Female rivalry is, and always has been, a source of fascination and a fertile subject matter for artists. Of course, calling each other out is not the sole preserve of female musicians (you only have to take a quick glance at the world of rap to see that male performers are just as likely to turn perceived slights into lyrical grenades).

But perhaps there’s something in its slightly taboo nature that makes a female feud – especially ones that have arisen out of a past friendship – hard to look away from. We know that rivalries are meant to be the result of a patriarchy that pits us against one another. We know we’re meant to celebrate each other’s wins and lift each other up, to briefly borrow the language of a millennial pink Instagram infographic. But it is not always as simple as that.

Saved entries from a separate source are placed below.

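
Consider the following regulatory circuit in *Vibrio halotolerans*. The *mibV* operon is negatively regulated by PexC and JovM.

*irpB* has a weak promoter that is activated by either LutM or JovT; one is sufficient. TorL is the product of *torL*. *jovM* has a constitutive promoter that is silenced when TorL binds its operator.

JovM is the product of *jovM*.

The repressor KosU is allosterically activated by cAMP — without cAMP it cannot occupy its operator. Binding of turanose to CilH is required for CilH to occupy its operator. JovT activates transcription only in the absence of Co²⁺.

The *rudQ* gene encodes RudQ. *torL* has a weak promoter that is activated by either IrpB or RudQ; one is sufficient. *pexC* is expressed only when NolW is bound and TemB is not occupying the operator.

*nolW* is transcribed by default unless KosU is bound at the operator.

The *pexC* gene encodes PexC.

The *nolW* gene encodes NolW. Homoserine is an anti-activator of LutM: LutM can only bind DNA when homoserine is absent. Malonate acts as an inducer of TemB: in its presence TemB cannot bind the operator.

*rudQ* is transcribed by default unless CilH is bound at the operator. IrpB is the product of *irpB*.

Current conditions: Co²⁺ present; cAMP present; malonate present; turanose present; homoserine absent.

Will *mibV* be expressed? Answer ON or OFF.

cAMP is present, so KosU is active.
With repressor KosU bound, *nolW* is not transcribed.
So NolW is not produced.
Malonate is present, so TemB is inactive.
Required activator NolW is absent, so *pexC* is not transcribed.
So PexC is not produced.
Homoserine is absent, so LutM is active.
Co²⁺ is present, so JovT is inactive.
Activator LutM is present, so *irpB* is transcribed.
So IrpB is produced and active.
Turanose is present, so CilH is active.
With repressor CilH bound, *rudQ* is not transcribed.
So RudQ is not produced.
Activator IrpB is present, so *torL* is transcribed.
So TorL is produced and active.
With repressor TorL bound, *jovM* is not transcribed.
So JovM is not produced.
With no repressor bound, *mibV* is transcribed.

ON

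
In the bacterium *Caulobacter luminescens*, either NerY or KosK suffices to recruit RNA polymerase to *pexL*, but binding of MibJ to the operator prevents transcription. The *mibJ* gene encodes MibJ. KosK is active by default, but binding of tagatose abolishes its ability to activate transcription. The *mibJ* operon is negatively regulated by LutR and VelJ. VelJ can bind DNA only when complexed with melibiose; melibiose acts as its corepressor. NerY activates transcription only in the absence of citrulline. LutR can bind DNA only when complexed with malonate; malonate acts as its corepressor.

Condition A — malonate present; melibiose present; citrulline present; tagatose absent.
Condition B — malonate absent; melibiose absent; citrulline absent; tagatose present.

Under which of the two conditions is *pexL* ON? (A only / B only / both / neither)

Condition A:
Malonate is present, so LutR is active.
Melibiose is present, so VelJ is active.
With repressor LutR bound, *mibJ* is not transcribed.
So MibJ is not produced.
Citrulline is present, so NerY is inactive.
Tagatose is absent, so KosK is active.
Activator KosK is present, so *pexL* is transcribed.
→ *pexL* is ON in A.
Condition B:
Malonate is absent, so LutR is inactive.
Melibiose is absent, so VelJ is inactive.
With no repressor bound, *mibJ* is transcribed.
So MibJ is produced and active.
Citrulline is absent, so NerY is active.
Tagatose is present, so KosK is inactive.
With repressor MibJ bound, *pexL* is not transcribed.
→ *pexL* is OFF in B.

A only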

There’s also a not-so-insignificant chance that this diss track is at least in part a calculated move to get people talking about the album
That’s why “Sympathy is a Knife” seemed to strike a nerve with listeners upon brat’s release: it felt genuinely vulnerable, an exploration of a typically bravado-heavy artist’s deepest insecurities. It’s not so much diss track as a sort of self-lacerating therapy transcript. Taylor’s new offering is less muted, more all-guns-blazing (“like a toy chihuahua barking at me from a tiny purse / That’s how much it hurts” is one particularly savage lyric if this is about Charli – which 5 foot 3 artist, however beautiful, wants to be compared to a yappy miniature dog by a towering glamazon?). But its very existence shows that even the most talked-about artist in the world isn’t immune to the pain of feeling like a former friend has turned against you. Even as she claims to take the moral high ground, you can’t help but think that if she was truly unbothered, this song might have stayed in her Notes app.

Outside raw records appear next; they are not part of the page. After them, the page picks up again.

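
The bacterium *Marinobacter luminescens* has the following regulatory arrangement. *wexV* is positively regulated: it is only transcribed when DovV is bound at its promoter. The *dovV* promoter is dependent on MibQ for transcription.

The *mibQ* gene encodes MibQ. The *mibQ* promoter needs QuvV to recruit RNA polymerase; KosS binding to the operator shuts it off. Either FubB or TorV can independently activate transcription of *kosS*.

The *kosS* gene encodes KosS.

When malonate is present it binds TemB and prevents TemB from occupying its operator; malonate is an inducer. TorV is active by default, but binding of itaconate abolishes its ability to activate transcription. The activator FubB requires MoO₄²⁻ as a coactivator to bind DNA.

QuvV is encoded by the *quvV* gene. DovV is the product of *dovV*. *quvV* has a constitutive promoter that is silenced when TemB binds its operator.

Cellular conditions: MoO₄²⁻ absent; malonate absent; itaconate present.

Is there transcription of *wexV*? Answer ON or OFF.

MoO₄²⁻ is absent, so FubB is inactive.
Itaconate is present, so TorV is inactive.
No activator is available at the *kosS* promoter, so *kosS* is not transcribed.
So KosS is not produced.
Malonate is absent, so TemB is active.
With repressor TemB bound, *quvV* is not transcribed.
So QuvV is not produced.
Required activator QuvV is absent, so *mibQ* is not transcribed.
So MibQ is not produced.
Required activator MibQ is absent, so *dovV* is not transcribed.
So DovV is not produced.
Required activator DovV is absent, so *wexV* is not transcribed.

OFF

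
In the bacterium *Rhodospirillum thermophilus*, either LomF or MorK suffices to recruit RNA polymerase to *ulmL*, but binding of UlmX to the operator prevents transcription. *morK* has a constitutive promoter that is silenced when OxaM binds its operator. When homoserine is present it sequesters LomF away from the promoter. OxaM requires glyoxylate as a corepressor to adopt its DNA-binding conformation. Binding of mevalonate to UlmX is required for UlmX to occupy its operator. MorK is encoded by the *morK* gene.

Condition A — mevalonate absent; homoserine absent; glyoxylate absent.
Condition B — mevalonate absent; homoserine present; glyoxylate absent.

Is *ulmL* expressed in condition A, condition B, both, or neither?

Condition A:
Mevalonate is absent, so UlmX is inactive.
Homoserine is absent, so LomF is active.
Glyoxylate is absent, so OxaM is inactive.
With no repressor bound, *morK* is transcribed.
So MorK is produced and active.
Activator LomF is present, so *ulmL* is transcribed.
→ *ulmL* is ON in A.
Condition B:
Mevalonate is absent, so UlmX is inactive.
Homoserine is present, so LomF is inactive.
Glyoxylate is absent, so OxaM is inactive.
With no repressor bound, *morK* is transcribed.
So MorK is produced and active.
Activator MorK is present, so *ulmL* is transcribed.
→ *ulmL* is ON in B.

both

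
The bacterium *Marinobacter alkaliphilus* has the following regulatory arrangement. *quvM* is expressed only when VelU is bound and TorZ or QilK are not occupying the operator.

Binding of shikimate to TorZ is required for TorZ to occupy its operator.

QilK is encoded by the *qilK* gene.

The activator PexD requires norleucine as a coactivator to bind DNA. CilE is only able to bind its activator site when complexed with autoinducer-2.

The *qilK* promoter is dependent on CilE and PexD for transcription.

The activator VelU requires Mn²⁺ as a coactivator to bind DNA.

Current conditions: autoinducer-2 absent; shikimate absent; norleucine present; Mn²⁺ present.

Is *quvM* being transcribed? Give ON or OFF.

Mn²⁺ is present, so VelU is active.
Shikimate is absent, so TorZ is inactive.
Autoinducer-2 is absent, so CilE is inactive.
Norleucine is present, so PexD is active.
Required activator CilE is absent, so *qilK* is not transcribed.
So QilK is not produced.
No repressor is bound and VelU is active, so *quvM* is transcribed.

ON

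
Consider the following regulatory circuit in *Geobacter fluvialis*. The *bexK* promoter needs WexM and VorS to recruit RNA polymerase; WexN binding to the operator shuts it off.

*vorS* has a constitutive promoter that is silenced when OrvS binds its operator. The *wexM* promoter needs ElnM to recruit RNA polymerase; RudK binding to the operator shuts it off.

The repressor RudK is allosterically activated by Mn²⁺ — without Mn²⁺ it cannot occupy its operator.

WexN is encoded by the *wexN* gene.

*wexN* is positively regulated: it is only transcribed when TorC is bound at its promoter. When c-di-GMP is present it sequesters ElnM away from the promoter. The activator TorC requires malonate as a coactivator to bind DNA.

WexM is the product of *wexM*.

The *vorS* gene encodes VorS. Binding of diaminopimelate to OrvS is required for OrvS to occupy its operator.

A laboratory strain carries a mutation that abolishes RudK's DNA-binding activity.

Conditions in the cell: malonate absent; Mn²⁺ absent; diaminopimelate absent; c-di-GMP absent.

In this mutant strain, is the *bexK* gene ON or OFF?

Malonate is absent, so TorC is inactive.
Required activator TorC is absent, so *wexN* is not transcribed.
So WexN is not produced.
RudK is non-functional in this strain, so it has no effect.
c-di-GMP is absent, so ElnM is active.
No repressor is bound and ElnM is active, so *wexM* is transcribed.
So WexM is produced and active.
Diaminopimelate is absent, so OrvS is inactive.
With no repressor bound, *vorS* is transcribed.
So VorS is produced and active.
No repressor is bound and WexM and VorS are active, so *bexK* is transcribed.

ON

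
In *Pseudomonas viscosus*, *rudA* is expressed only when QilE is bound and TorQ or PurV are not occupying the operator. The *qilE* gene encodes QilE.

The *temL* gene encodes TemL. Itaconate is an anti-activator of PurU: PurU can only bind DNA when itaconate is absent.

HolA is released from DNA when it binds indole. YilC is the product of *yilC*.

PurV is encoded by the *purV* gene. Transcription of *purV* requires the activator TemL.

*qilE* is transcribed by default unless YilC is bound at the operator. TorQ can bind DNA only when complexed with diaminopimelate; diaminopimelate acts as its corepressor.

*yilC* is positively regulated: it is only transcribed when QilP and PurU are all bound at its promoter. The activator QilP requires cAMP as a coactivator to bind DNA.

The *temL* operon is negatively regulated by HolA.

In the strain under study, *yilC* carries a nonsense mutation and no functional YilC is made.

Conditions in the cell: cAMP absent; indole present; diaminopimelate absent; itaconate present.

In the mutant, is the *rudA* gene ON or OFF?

Diaminopimelate is absent, so TorQ is inactive.
YilC is non-functional in this strain, so it has no effect.
With no repressor bound, *qilE* is transcribed.
So QilE is produced and active.
Indole is present, so HolA is inactive.
With no repressor bound, *temL* is transcribed.
So TemL is produced and active.
No repressor is bound and TemL is active, so *purV* is transcribed.
So PurV is produced and active.
With repressor PurV bound, *rudA* is not transcribed.

OFF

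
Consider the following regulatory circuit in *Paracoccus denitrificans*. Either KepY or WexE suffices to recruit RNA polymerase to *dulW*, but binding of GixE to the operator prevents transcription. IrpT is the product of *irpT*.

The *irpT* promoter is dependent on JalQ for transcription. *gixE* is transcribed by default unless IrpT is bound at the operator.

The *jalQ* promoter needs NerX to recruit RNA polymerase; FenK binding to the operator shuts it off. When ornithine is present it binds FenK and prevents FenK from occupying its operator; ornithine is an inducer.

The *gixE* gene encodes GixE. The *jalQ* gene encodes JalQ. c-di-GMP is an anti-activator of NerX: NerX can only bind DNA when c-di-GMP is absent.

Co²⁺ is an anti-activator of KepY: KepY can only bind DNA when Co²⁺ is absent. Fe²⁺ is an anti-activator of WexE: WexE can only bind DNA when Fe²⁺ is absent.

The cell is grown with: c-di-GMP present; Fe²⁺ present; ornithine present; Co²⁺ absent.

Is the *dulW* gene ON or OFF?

Co²⁺ is absent, so KepY is active.
Ornithine is present, so FenK is inactive.
c-di-GMP is present, so NerX is inactive.
Required activator NerX is absent, so *jalQ* is not transcribed.
So JalQ is not produced.
Required activator JalQ is absent, so *irpT* is not transcribed.
So IrpT is not produced.
With no repressor bound, *gixE* is transcribed.
So GixE is produced and active.
Fe²⁺ is present, so WexE is inactive.
With repressor GixE bound, *dulW* is not transcribed.

OFF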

Considering how savvy an operator Taylor has proved herself to be over the years, there’s also a not-so-insignificant chance that this diss track is at least in part a calculated move to get people talking about the album, rather than actual evidence of real bad feeling. It worked so well for Charli, after all. Part of the appeal of her previous release, The Tortured Poets Department, lay in the possibility of unpicking exactly which of her past or present love interests might have inspired each lyric. Now, her romantic life is on a much more stable trajectory, so inter-industry rivalries provide more scandalous raw material.
Will Taylor and Charli ever work it out on the remix, just like the latter did with Lorde? It seems unlikely but not impossible. But we might have to wait for Charli’s next album to find out.